Probably not _wise _to paint it: a new paint job is not inexpensive, and won't look as good as the original after it's cleaned up, IMO. 
Original paint is generally accepted to be a plus, and this paint looks good.
It's been on there for ~75 years, seems a shame to blast it away.


----------



## abqpropguy (Oct 13, 2013)

alw said:


> Probably not _wise _to paint it: a new paint job is not inexpensive, and won't look as good as the original after it's cleaned up, IMO.
> Original paint is generally accepted to be a plus, and this paint looks good.
> It's been on there for ~75 years, seems a shame to blast it away.

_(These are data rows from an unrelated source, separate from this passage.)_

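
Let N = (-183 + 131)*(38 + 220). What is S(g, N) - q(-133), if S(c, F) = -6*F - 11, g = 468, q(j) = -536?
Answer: 81021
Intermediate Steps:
N = -13416 (N = -52*258 = -13416)
S(c, F) = -11 - 6*F
S(g, N) - q(-133) = (-11 - 6*(-13416)) - 1*(-536) = (-11 + 80496) + 536 = 80485 + 536 = 81021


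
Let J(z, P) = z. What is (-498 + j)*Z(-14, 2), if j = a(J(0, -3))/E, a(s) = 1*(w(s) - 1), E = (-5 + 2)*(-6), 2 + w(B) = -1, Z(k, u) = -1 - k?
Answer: -58292/9 ≈ -6476.9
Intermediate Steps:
w(B) = -3 (w(B) = -2 - 1 = -3)
E = 18 (E = -3*(-6) = 18)
a(s) = -4 (a(s) = 1*(-3 - 1) = 1*(-4) = -4)
j = -2/9 (j = -4/18 = -4*1/18 = -2/9 ≈ -0.22222)
(-498 + j)*Z(-14, 2) = (-498 - 2/9)*(-1 - 1*(-14)) = -4484*(-1 + 14)/9 = -4484/9*13 = -58292/9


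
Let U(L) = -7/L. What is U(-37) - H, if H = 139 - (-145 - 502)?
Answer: -29075/37 ≈ -785.81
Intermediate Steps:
H = 786 (H = 139 - 1*(-647) = 139 + 647 = 786)
U(-37) - H = -7/(-37) - 1*786 = -7*(-1/37) - 786 = 7/37 - 786 = -29075/37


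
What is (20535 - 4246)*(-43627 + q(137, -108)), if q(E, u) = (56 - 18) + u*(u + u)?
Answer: -330031429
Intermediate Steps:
q(E, u) = 38 + 2*u² (q(E, u) = 38 + u*(2*u) = 38 + 2*u²)
(20535 - 4246)*(-43627 + q(137, -108)) = (20535 - 4246)*(-43627 + (38 + 2*(-108)²)) = 16289*(-43627 + (38 + 2*11664)) = 16289*(-43627 + (38 + 23328)) = 16289*(-43627 + 23366) = 16289*(-20261) = -330031429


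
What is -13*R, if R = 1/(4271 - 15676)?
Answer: 13/11405 ≈ 0.0011399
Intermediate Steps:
R = -1/11405 (R = 1/(-11405) = -1/11405 ≈ -8.7681e-5)
-13*R = -13*(-1/11405) = 13/11405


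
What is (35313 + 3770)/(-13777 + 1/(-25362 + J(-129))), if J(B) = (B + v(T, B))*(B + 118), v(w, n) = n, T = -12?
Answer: -46331868/16332271 ≈ -2.8368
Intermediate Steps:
J(B) = 2*B*(118 + B) (J(B) = (B + B)*(B + 118) = (2*B)*(118 + B) = 2*B*(118 + B))
(35313 + 3770)/(-13777 + 1/(-25362 + J(-129))) = (35313 + 3770)/(-13777 + 1/(-25362 + 2*(-129)*(118 - 129))) = 39083/(-13777 + 1/(-25362 + 2*(-129)*(-11))) = 39083/(-13777 + 1/(-25362 + 2838)) = 39083/(-13777 + 1/(-22524)) = 39083/(-13777 - 1/22524) = 39083/(-310313149/22524) = 39083*(-22524/310313149) = -46331868/16332271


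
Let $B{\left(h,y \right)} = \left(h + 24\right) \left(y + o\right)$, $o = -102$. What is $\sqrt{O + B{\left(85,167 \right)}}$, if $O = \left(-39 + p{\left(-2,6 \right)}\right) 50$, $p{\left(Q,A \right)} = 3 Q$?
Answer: $\sqrt{4835} \approx 69.534$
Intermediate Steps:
$B{\left(h,y \right)} = \left(-102 + y\right) \left(24 + h\right)$ ($B{\left(h,y \right)} = \left(h + 24\right) \left(y - 102\right) = \left(24 + h\right) \left(-102 + y\right) = \left(-102 + y\right) \left(24 + h\right)$)
$O = -2250$ ($O = \left(-39 + 3 \left(-2\right)\right) 50 = \left(-39 - 6\right) 50 = \left(-45\right) 50 = -2250$)
$\sqrt{O + B{\left(85,167 \right)}} = \sqrt{-2250 + \left(-2448 - 8670 + 24 \cdot 167 + 85 \cdot 167\right)} = \sqrt{-2250 + \left(-2448 - 8670 + 4008 + 14195\right)} = \sqrt{-2250 + 7085} = \sqrt{4835}$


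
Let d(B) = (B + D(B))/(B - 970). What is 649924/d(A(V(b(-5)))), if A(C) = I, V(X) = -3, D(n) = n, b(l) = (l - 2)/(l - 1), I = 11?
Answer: -28330778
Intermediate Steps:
b(l) = (-2 + l)/(-1 + l)
A(C) = 11
d(B) = 2*B/(-970 + B) (d(B) = (B + B)/(B - 970) = (2*B)/(-970 + B) = 2*B/(-970 + B))
649924/d(A(V(b(-5)))) = 649924/((2*11/(-970 + 11))) = 649924/((2*11/(-959))) = 649924/((2*11*(-1/959))) = 649924/(-22/959) = 649924*(-959/22) = -28330778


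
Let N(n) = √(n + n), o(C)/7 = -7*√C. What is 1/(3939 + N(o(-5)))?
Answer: 1/(3939 + 7*√2*5^(¼)*√(-I)) ≈ 0.0002532 + 6.71e-7*I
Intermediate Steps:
o(C) = -49*√C (o(C) = 7*(-7*√C) = -49*√C)
N(n) = √2*√n (N(n) = √(2*n) = √2*√n)
1/(3939 + N(o(-5))) = 1/(3939 + √2*√(-49*I*√5)) = 1/(3939 + √2*(7*5^(¼)*√(-I))) = 1/(3939 + 7*√2*5^(¼)*√(-I))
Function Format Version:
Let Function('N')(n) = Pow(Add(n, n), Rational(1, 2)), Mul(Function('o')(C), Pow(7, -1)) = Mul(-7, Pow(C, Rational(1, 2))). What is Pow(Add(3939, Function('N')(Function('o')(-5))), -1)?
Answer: Pow(Add(3939, Mul(7, Pow(2, Rational(1, 2)), Pow(5, Rational(1, 4)), Pow(Mul(-1, I), Rational(1, 2)))), -1) ≈ Add(0.00025320, Mul(6.710e-7, I))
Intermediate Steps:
Function('o')(C) = Mul(-49, Pow(C, Rational(1, 2))) (Function('o')(C) = Mul(7, Mul(-7, Pow(C, Rational(1, 2)))) = Mul(-49, Pow(C, Rational(1, 2))))
Function('N')(n) = Mul(Pow(2, Rational(1, 2)), Pow(n, Rational(1, 2))) (Function('N')(n) = Pow(Mul(2, n), Rational(1, 2)) = Mul(Pow(2, Rational(1, 2)), Pow(n, Rational(1, 2))))
Pow(Add(3939, Function('N')(Function('o')(-5))), -1) = Pow(Add(3939, Mul(Pow(2, Rational(1, 2)), Pow(Mul(-49, Pow(-5, Rational(1, 2))), Rational(1, 2)))), -1) = Pow(Add(3939, Mul(Pow(2, Rational(1, 2)), Pow(Mul(-49, Mul(I, Pow(5, Rational(1, 2)))), Rational(1, 2)))), -1) = Pow(Add(3939, Mul(Pow(2, Rational(1, 2)), Pow(Mul(-49, I, Pow(5, Rational(1, 2))), Rational(1, 2)))), -1) = Pow(Add(3939, Mul(Pow(2, Rational(1, 2)), Mul(7, Pow(5, Rational(1, 4)), Pow(Mul(-1, I), Rational(1, 2))))), -1) = Pow(Add(3939, Mul(7, Pow(2, Rational(1, 2)), Pow(5, Rational(1, 4)), Pow(Mul(-1, I), Rational(1, 2)))), -1)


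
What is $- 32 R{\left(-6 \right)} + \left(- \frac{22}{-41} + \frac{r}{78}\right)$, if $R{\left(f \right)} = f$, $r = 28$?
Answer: $\frac{308440}{1599} \approx 192.9$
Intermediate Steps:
$- 32 R{\left(-6 \right)} + \left(- \frac{22}{-41} + \frac{r}{78}\right) = \left(-32\right) \left(-6\right) + \left(- \frac{22}{-41} + \frac{28}{78}\right) = 192 + \left(\left(-22\right) \left(- \frac{1}{41}\right) + 28 \cdot \frac{1}{78}\right) = 192 + \left(\frac{22}{41} + \frac{14}{39}\right) = 192 + \frac{1432}{1599} = \frac{308440}{1599}$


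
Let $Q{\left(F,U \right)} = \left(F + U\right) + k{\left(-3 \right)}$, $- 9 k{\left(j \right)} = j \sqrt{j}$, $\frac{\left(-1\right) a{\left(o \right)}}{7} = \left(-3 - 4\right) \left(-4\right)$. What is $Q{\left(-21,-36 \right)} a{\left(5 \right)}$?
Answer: $11172 - \frac{196 i \sqrt{3}}{3} \approx 11172.0 - 113.16 i$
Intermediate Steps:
$a{\left(o \right)} = -196$ ($a{\left(o \right)} = - 7 \left(-3 - 4\right) \left(-4\right) = - 7 \left(\left(-7\right) \left(-4\right)\right) = \left(-7\right) 28 = -196$)
$k{\left(j \right)} = - \frac{j^{\frac{3}{2}}}{9}$ ($k{\left(j \right)} = - \frac{j \sqrt{j}}{9} = - \frac{j^{\frac{3}{2}}}{9}$)
$Q{\left(F,U \right)} = F + U + \frac{i \sqrt{3}}{3}$ ($Q{\left(F,U \right)} = \left(F + U\right) - \frac{\left(-3\right)^{\frac{3}{2}}}{9} = \left(F + U\right) - \frac{\left(-3\right) i \sqrt{3}}{9} = \left(F + U\right) + \frac{i \sqrt{3}}{3} = F + U + \frac{i \sqrt{3}}{3}$)
$Q{\left(-21,-36 \right)} a{\left(5 \right)} = \left(-21 - 36 + \frac{i \sqrt{3}}{3}\right) \left(-196\right) = \left(-57 + \frac{i \sqrt{3}}{3}\right) \left(-196\right) = 11172 - \frac{196 i \sqrt{3}}{3}$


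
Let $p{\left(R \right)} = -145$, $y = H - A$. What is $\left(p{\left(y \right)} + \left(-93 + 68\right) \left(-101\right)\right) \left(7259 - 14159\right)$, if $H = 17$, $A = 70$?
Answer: $-16422000$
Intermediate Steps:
$y = -53$ ($y = 17 - 70 = -53$)
$\left(p{\left(y \right)} + \left(-93 + 68\right) \left(-101\right)\right) \left(7259 - 14159\right) = \left(-145 + \left(-93 + 68\right) \left(-101\right)\right) \left(7259 - 14159\right) = \left(-145 - -2525\right) \left(-6900\right) = \left(-145 + 2525\right) \left(-6900\right) = 2380 \left(-6900\right) = -16422000$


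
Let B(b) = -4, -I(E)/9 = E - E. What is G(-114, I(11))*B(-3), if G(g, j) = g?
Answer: 456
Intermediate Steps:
I(E) = 0 (I(E) = -9*(E - E) = -9*0 = 0)
G(-114, I(11))*B(-3) = -114*(-4) = 456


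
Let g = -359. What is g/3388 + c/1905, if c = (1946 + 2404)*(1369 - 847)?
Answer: 512829847/430276 ≈ 1191.9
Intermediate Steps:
c = 2270700 (c = 4350*522 = 2270700)
g/3388 + c/1905 = -359/3388 + 2270700/1905 = -359*1/3388 + 2270700*(1/1905) = -359/3388 + 151380/127 = 512829847/430276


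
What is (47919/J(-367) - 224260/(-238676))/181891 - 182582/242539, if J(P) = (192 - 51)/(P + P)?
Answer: -262808036759967883/123719857380129307 ≈ -2.1242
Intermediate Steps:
J(P) = 141/(2*P) (J(P) = 141/((2*P)) = 141*(1/(2*P)) = 141/(2*P))
(47919/J(-367) - 224260/(-238676))/181891 - 182582/242539 = (47919/(((141/2)/(-367))) - 224260/(-238676))/181891 - 182582/242539 = (47919/(((141/2)*(-1/367))) - 224260*(-1/238676))*(1/181891) - 182582*1/242539 = (47919/(-141/734) + 56065/59669)*(1/181891) - 182582/242539 = (47919*(-734/141) + 56065/59669)*(1/181891) - 182582/242539 = (-11724182/47 + 56065/59669)*(1/181891) - 182582/242539 = -699567580703/2804443*1/181891 - 182582/242539 = -699567580703/510102941713 - 182582/242539 = -262808036759967883/123719857380129307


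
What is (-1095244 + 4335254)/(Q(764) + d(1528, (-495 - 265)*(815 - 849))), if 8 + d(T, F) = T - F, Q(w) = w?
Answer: -1620005/11778 ≈ -137.54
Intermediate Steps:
d(T, F) = -8 + T - F (d(T, F) = -8 + (T - F) = -8 + T - F)
(-1095244 + 4335254)/(Q(764) + d(1528, (-495 - 265)*(815 - 849))) = (-1095244 + 4335254)/(764 + (-8 + 1528 - (-495 - 265)*(815 - 849))) = 3240010/(764 + (-8 + 1528 - (-760)*(-34))) = 3240010/(764 + (-8 + 1528 - 1*25840)) = 3240010/(764 + (-8 + 1528 - 25840)) = 3240010/(764 - 24320) = 3240010/(-23556) = 3240010*(-1/23556) = -1620005/11778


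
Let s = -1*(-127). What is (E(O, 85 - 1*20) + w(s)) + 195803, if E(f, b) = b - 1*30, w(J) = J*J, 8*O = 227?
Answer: 211967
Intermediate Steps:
O = 227/8 (O = (⅛)*227 = 227/8 ≈ 28.375)
s = 127
w(J) = J²
E(f, b) = -30 + b (E(f, b) = b - 30 = -30 + b)
(E(O, 85 - 1*20) + w(s)) + 195803 = ((-30 + (85 - 1*20)) + 127²) + 195803 = ((-30 + (85 - 20)) + 16129) + 195803 = ((-30 + 65) + 16129) + 195803 = (35 + 16129) + 195803 = 16164 + 195803 = 211967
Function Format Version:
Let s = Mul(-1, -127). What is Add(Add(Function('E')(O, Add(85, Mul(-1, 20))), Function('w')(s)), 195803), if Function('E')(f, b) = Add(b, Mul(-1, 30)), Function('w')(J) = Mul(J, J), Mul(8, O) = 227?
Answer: 211967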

I agree....she is going to have to love it!!!


----------



## rustjunkie (Oct 13, 2013)

Really a beautiful bike, nice paint, good plating, will ride very nicely after an overhaul.
Nice find


----------



## Gary Mc (Oct 13, 2013)

This bike is great as is.  I'd take that tank off til you can find a correct tank with correct color original paint and just polish/shine everything else up and go through all the bearings, lube them up, and be ready to ride.  I agree with Joel, that license topper is awesome especially on that GoodYear bike.  Head badge is pretty special too.  Great find!!!!!!


----------



## rustjunkie (Oct 13, 2013)

The bike may not have come with a tank when new anyway.


----------



## abqpropguy (Oct 18, 2013)

I did a little cleaning today and these numbers became visible....any idea what they mean?


----------



## Freqman1 (Oct 18, 2013)

Its a Colson bike made for Goodyear which is what the "GY" indicates. '39 looks about right and I agree this bike may have never had a tank. I'm with the others--service it and go. If she really hates it see what the girlfriend thinks! V/r Shawn


----------



## Boris (Oct 19, 2013)

If it had a tank, this would be the correct one. They came with or without horns.
http://thecabe.com/vbulletin/showthread.php?48453-who-knows-FLYER-bicycles


----------



## slick (Oct 19, 2013)

I have a Goodyear boys version of this bike. Mine has the same rear fender ornament. The 3 letters are the owners initials i beleive. Mine only has one initial left on it. Great looking bike. Service it and ride it.


----------



## Adamtinkerer (Oct 19, 2013)

Below the serial is C 9 = March '39.


----------



## abqpropguy (Oct 19, 2013)

Dave Marko said:


> If it had a tank, this would be the correct one. They came with or without horns.
> http://thecabe.com/vbulletin/showthread.php?48453-who-knows-FLYER-bicycles




Thanks for the info!!!


----------



## abqpropguy (Oct 19, 2013)

slick said:


> I have a Goodyear boys version of this bike. Mine has the same rear fender ornament. The 3 letters are the owners initials i beleive. Mine only has one initial left on it. Great looking bike. Service it and ride it.




Thanks!!!


----------



## abqpropguy (Oct 19, 2013)

Adamtinkerer said:


> Below the serial is C 9 = March '39.




Fantastic info! Thanks!!!


----------